The many treatments that are offered to chronic pain patients tend to focus on the physical problem at hand. Perhaps inflammation is the culprit in your daily struggle with pain. Perhaps your nerves and how they function are to blame. Medications are offered based on the symptoms that accompany your pain. Some medications are used to help manage and control the pain. Other medications target the physical mechanism that is causing the pain.
For those who live day to day with chronic pain, the journey to managing their symptoms can often be a frustrating one. The journey becomes particularly frustrating when the trials and treatment do not yield the expected results.
For those awaiting treatment, and for those who have had unsuccessful treatments, hope can become difficult to maintain. The world around someone who lives with chronic pain can begin to crumble. Chronic pain can lead to anxiety, depression and a decrease in self-worth. When hope is lost, the world as we know it changes. We can fail to see the beauty around us while we focus on trying to solve the physical pain. This allows the pain inside to build up.

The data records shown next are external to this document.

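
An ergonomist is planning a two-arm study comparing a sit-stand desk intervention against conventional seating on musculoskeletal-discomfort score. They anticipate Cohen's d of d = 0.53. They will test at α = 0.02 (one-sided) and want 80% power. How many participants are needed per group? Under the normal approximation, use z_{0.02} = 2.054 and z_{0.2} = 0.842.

For two independent groups with equal n: n = 2·((z_{α} + z_β) / d)².
z_{α} + z_β = 2.054 + 0.842 = 2.896.
n = 2 × (2.896 / 0.53)² = 2 × 5.464² = 2 × 29.86 = 59.7.
Round up to the next whole participant.

n = 60 per group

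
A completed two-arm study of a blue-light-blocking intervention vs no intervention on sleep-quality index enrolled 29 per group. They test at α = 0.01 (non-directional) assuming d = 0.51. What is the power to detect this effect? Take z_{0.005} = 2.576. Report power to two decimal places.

For two equal groups, power = Φ(d·√(n/2) − z_{α/2}).
d·√(n/2) = 0.51 × √(29/2) = 0.51 × 3.808 = 1.942.
z_β = 1.942 − 2.576 = -0.634.
Power = Φ(-0.634) = 0.263.

power ≈ 0.26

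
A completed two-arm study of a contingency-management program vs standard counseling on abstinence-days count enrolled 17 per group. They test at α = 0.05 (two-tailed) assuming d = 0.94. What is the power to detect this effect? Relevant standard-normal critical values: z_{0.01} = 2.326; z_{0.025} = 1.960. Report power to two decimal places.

power ≈ 0.78

For two equal groups, power = Φ(d·√(n/2) − z_{α/2}).
d·√(n/2) = 0.94 × √(17/2) = 0.94 × 2.915 = 2.741.
z_β = 2.741 − 1.960 = 0.781.
Power = Φ(0.781) = 0.782.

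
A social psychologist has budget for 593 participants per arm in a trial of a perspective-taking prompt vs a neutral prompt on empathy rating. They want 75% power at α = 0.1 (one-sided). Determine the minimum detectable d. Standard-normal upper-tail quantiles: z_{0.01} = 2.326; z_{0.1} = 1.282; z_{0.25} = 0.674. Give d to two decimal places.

d_min ≈ 0.11

For two independent groups of n = 593 each: d_min = (z_{α} + z_β)·√(2/n).
z-sum = 1.282 + 0.674 = 1.956.
d_min = 1.956 × √(2/593) = 1.956 × 0.0581 = 0.114.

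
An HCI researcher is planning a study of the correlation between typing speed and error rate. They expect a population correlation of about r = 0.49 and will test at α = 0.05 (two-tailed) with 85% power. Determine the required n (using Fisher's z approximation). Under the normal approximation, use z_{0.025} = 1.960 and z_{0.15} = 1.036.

n = 35

Fisher's z: C = ½·ln((1+r)/(1−r)) = ½·ln(2.9216) = 0.5361.
n = ((z_{α/2} + z_β)/C)² + 3.
(1.960 + 1.036) / 0.5361 = 2.996 / 0.5361 = 5.589.
n = 5.589² + 3 = 31.23 + 3 = 34.2.
Round up.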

A therapist can be added to the team of health care professionals who all share in the same common goal of giving you the best quality of life. Some may feel as though nothing else can be done to cure their physical pain once a therapist becomes involved in their care, or as though all intervention has failed and therapy is a last resort. This is not true. While a therapist may not be able to solve your physical pain, they can help to heal the pain that no one else can see. This is the pain that manifests inside of you when your hope is fading and your world is changing before your eyes. By treating your emotional pain while also having your primary care giving work on treating your chronic pain, you are more likely to regain your quality of life.
Many who suffer from chronic pain feel isolated, judged, and misunderstood. Therapy provides a safe place to express your frustrations, your fears, your joys and your sadness without being judged. Sometimes people simply need the opportunity to express what is going on inside of them, and know that whatever they are feeling has value, and they have a right to feel the way they do.

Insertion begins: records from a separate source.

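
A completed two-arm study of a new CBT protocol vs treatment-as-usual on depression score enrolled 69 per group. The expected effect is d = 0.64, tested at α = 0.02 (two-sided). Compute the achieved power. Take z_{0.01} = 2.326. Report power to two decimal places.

power ≈ 0.92

For two equal groups, power = Φ(d·√(n/2) − z_{α/2}).
d·√(n/2) = 0.64 × √(69/2) = 0.64 × 5.874 = 3.759.
z_β = 3.759 − 2.326 = 1.433.
Power = Φ(1.433) = 0.924.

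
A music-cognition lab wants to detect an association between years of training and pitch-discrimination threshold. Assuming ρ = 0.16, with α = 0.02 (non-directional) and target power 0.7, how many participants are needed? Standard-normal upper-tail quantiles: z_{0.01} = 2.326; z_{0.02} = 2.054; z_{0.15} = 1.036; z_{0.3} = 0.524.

Fisher's z: C = ½·ln((1+r)/(1−r)) = ½·ln(1.3810) = 0.1614.
n = ((z_{α/2} + z_β)/C)² + 3.
(2.326 + 0.524) / 0.1614 = 2.850 / 0.1614 = 17.658.
n = 17.658² + 3 = 311.80 + 3 = 314.8.
Round up.

n = 315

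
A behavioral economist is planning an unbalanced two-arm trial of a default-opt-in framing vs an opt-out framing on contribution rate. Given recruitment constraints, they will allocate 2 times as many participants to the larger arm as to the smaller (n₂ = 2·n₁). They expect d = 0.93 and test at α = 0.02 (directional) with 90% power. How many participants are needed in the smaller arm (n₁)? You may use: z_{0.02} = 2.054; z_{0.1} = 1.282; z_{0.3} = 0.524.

With allocation ratio k = n₂/n₁ = 2, Var(x̄₁−x̄₂) = σ²(1/n₁ + 1/(k·n₁)) = σ²·(k+1)/(k·n₁).
So n₁ = (1 + 1/k)·((z_{α} + z_β)/d)² = 1.500 × (3.336/0.93)².
n₁ = 1.500 × 12.87 = 19.3.
Round up: n₁ = 20, giving n₂ = 2 × 20 = 40.

n₁ = 20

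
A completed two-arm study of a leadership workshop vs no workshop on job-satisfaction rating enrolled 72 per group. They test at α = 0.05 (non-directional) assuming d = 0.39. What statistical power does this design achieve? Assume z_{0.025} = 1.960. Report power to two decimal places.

power ≈ 0.65

For two equal groups, power = Φ(d·√(n/2) − z_{α/2}).
d·√(n/2) = 0.39 × √(72/2) = 0.39 × 6.000 = 2.340.
z_β = 2.340 − 1.960 = 0.380.
Power = Φ(0.380) = 0.648.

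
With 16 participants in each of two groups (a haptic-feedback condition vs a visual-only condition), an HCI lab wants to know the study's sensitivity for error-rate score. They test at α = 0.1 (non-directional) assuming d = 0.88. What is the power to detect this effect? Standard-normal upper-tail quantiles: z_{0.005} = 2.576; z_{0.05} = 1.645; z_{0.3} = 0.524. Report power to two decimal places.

power ≈ 0.80

For two equal groups, power = Φ(d·√(n/2) − z_{α/2}).
d·√(n/2) = 0.88 × √(16/2) = 0.88 × 2.828 = 2.489.
z_β = 2.489 − 1.645 = 0.844.
Power = Φ(0.844) = 0.801.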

For those living with chronic pain, it can be all too easy to focus on the physical pain while turning a blind eye to the struggle that is happening inside of them. Taking the time to understand your emotional pain is as valuable as treating the physical pain.
Therapy also can work as an educational tool. It provides a platform to which you will have the opportunity to learn and understand how living with pain can have an impact on your mental health as well as your social and family life.
Meditation is something that you can practice at home, on your own time. Meditation can also aid in the emotional healing process. By taking just a few minutes out of your day to sit with yourself, and to better understand yourself as a whole person with chronic pain, you can change your outlook on life. Focusing on your mind can help to better understand your pain and as a result, regain some control over your pain and your body. Remembering that life can still be beautiful even in the presence of pain is the ultimate goal.
Treating the emotional through therapy does not mean you are giving up on healing your body. Rather, it is a way for you to also heal your mind.